Zwei Bücher wollen wir Ihnen dieses Wochenende ans Herz legen. Das wirklich lesenswerte Werk einer ehemaligen Personalmanagerin in der Industrie, die mit geschultem Blick Führungsfehler und Kommunikationsfallen aufzeigt und die spannenden Aufzeichnungen eines privaten Geschädigkten dieser Wirtschaftskrise sollten Sie in diesen Tagen unbedingt zur Hand nehmen. Weiterlesen…
Maren Lehky: Was Ihre Mitarbeiter wirklich von Ihnen erwarten.
Campus Verlag, Frankfurt 2009
Wir erwarten intuitiv, dass jemand, dem mehr Macht zusteht als uns selbst, wenigstens intelligenter, integrer, größer und auch schöner als wir selbst zu sein habe. (Tatsächlich spielt Körpergröße eine Rolle bei der Besetzung von Chefposten.) Dazu soll er belastbar und standfest sein, Kritik vertragen und verständnisvoll sein. Das bringt natürlich keiner, und so stauen sich gerade in wirtschaftlich bitteren Zeiten die enttäuschten Erwartungen zum Phänomen „Mitarbeiter schimpft über Vorgesetzten“. Hier versucht die Autorin, ehemalige Personalmanagerin in der Industrie, den gegenseitigen Blick auf beide Seiten. Sie beschreibt die Befindlichkeiten von Menschen, die sich einer wandelnden Arbeitwelt stellen müssen oder in Unternehmen arbeiten, an denen ständig „herumgedoktert“ wird mit neuem Management und wechselnden Strategien. Andererseits untersucht sie Führungsfehler und Kommunikationsfallen, die in Frust und Angst seitens der Mitarbeiter führen.
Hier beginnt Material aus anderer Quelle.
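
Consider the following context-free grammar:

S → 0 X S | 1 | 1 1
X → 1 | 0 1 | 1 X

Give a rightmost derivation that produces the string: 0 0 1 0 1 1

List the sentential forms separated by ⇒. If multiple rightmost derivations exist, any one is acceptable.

S ⇒ 0 X S ⇒ 0 X 0 X S ⇒ 0 X 0 X 1 ⇒ 0 X 0 1 1 ⇒ 0 0 1 0 1 1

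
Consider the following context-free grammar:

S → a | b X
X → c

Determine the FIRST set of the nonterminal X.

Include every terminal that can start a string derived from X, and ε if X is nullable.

We compute FIRST(X) using the standard algorithm.
FIRST(S) = {a, b}
FIRST(X) = {c}
Therefore, FIRST(X) = {c}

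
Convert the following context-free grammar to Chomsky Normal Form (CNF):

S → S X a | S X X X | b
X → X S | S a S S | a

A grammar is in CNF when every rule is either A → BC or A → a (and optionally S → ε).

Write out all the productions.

TA → a; S → b; X → a; S → S X0; X0 → X TA; S → S X1; X1 → X X2; X2 → X X; X → X S; X → S X3; X3 → TA X4; X4 → S S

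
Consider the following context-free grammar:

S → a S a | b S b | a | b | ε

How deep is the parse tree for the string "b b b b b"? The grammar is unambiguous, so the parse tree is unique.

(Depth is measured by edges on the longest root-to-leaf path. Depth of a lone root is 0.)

3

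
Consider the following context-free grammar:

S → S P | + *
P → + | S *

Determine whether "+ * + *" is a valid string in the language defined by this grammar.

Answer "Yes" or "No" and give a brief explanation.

No - no valid derivation exists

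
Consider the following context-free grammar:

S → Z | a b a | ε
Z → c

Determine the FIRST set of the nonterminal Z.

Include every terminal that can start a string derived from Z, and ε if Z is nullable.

We compute FIRST(Z) using the standard algorithm.
FIRST(S) = {a, c, ε}
FIRST(Z) = {c}
Therefore, FIRST(Z) = {c}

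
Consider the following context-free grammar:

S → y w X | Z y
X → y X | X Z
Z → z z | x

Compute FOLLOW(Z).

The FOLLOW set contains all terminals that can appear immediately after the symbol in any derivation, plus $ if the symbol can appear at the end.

We compute FOLLOW(Z) using the standard algorithm.
FOLLOW(S) starts with {$}.
FIRST(S) = {x, y, z}
FIRST(X) = {y}
FIRST(Z) = {x, z}
FOLLOW(S) = {$}
FOLLOW(X) = {$, x, z}
FOLLOW(Z) = {$, x, y, z}
Therefore, FOLLOW(Z) = {$, x, y, z}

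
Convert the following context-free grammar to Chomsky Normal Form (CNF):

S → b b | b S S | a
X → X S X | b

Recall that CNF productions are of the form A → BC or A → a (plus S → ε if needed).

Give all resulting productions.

TB → b; S → a; X → b; S → TB TB; S → TB X0; X0 → S S; X → X X1; X1 → S X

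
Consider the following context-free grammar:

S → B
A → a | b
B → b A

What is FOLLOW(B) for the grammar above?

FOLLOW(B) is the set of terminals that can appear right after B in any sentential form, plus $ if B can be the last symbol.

We compute FOLLOW(B) using the standard algorithm.
FOLLOW(S) starts with {$}.
FIRST(A) = {a, b}
FIRST(B) = {b}
FIRST(S) = {b}
FOLLOW(A) = {$}
FOLLOW(B) = {$}
FOLLOW(S) = {$}
Therefore, FOLLOW(B) = {$}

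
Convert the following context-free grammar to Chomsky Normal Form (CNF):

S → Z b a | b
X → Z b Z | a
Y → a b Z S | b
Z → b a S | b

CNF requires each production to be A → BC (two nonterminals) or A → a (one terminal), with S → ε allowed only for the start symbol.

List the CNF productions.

TB → b; TA → a; S → b; X → a; Y → b; Z → b; S → Z X0; X0 → TB TA; X → Z X1; X1 → TB Z; Y → TA X2; X2 → TB X3; X3 → Z S; Z → TB X4; X4 → TA S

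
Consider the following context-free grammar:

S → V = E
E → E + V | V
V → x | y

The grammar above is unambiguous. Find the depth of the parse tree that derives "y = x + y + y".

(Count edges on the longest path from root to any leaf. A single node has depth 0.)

5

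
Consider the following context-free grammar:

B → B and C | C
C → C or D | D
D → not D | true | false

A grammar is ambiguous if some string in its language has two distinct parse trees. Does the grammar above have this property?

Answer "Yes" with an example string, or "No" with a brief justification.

No - the grammar is unambiguous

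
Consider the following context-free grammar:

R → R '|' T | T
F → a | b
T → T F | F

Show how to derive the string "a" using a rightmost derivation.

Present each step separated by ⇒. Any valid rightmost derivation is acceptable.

R ⇒ T ⇒ F ⇒ a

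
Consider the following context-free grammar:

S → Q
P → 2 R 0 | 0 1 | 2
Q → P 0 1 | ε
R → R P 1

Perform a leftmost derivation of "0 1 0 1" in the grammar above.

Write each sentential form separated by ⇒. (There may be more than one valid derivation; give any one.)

S ⇒ Q ⇒ P 0 1 ⇒ 0 1 0 1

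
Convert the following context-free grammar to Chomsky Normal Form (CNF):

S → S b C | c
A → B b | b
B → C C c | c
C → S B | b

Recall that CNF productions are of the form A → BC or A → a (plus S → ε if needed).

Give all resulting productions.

TB → b; S → c; A → b; TC → c; B → c; C → b; S → S X0; X0 → TB C; A → B TB; B → C X1; X1 → C TC; C → S B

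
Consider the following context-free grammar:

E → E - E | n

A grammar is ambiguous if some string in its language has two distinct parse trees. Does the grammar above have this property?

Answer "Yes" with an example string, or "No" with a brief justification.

Yes - the string 'n - n - n - n - n' has two distinct parse trees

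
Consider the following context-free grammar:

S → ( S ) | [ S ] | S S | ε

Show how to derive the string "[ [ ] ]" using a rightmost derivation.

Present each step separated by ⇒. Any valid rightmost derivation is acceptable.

S ⇒ [ S ] ⇒ [ [ S ] ] ⇒ [ [ ] ]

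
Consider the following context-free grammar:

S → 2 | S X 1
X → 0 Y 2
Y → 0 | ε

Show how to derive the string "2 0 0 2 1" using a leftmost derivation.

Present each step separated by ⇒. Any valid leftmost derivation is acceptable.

S ⇒ S X 1 ⇒ 2 X 1 ⇒ 2 0 Y 2 1 ⇒ 2 0 0 2 1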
Lehky beschreibt dies mit dem geschulten Auge der Beraterin, ohne verkopfte Analysen vorzunehmen
Robert Lackner: Diagnose Unmäßigkeit.
BoD Verlag, Norderstedt 2009
Wirtschaftskrise aus der Sicht eines privaten Geschädigten: Der Autor, Jahrgang 1945, sieht seine Altersvorsorge geschwunden und räsonniert über die Ereignisse. Er lässt den Hergang Revue passieren, macht Gewinner und Verlierer aus, beleuchtet Anlageformen und -objekte und sucht nach den Ursachen. Als Generalübel macht er eine Gesellschaftkrise aus: Eine Mischung aus „Gier der Massen” und „Gier skrupelloser Spekulanten” hat die Finanz- und Wirtschaftswelt an den Rand des Abgrundes gebracht. Das gilt auch für andere Lebensbereiche, die durch begrenzte Ressourcen bestimmt und an bestimmte Bedingungnen geknüpft sind. Um besser damit umzugehen, bedarf es global abgestimmter und verbindlicher Spielregeln und einer Rückbesinnung auf ethische Tugenden.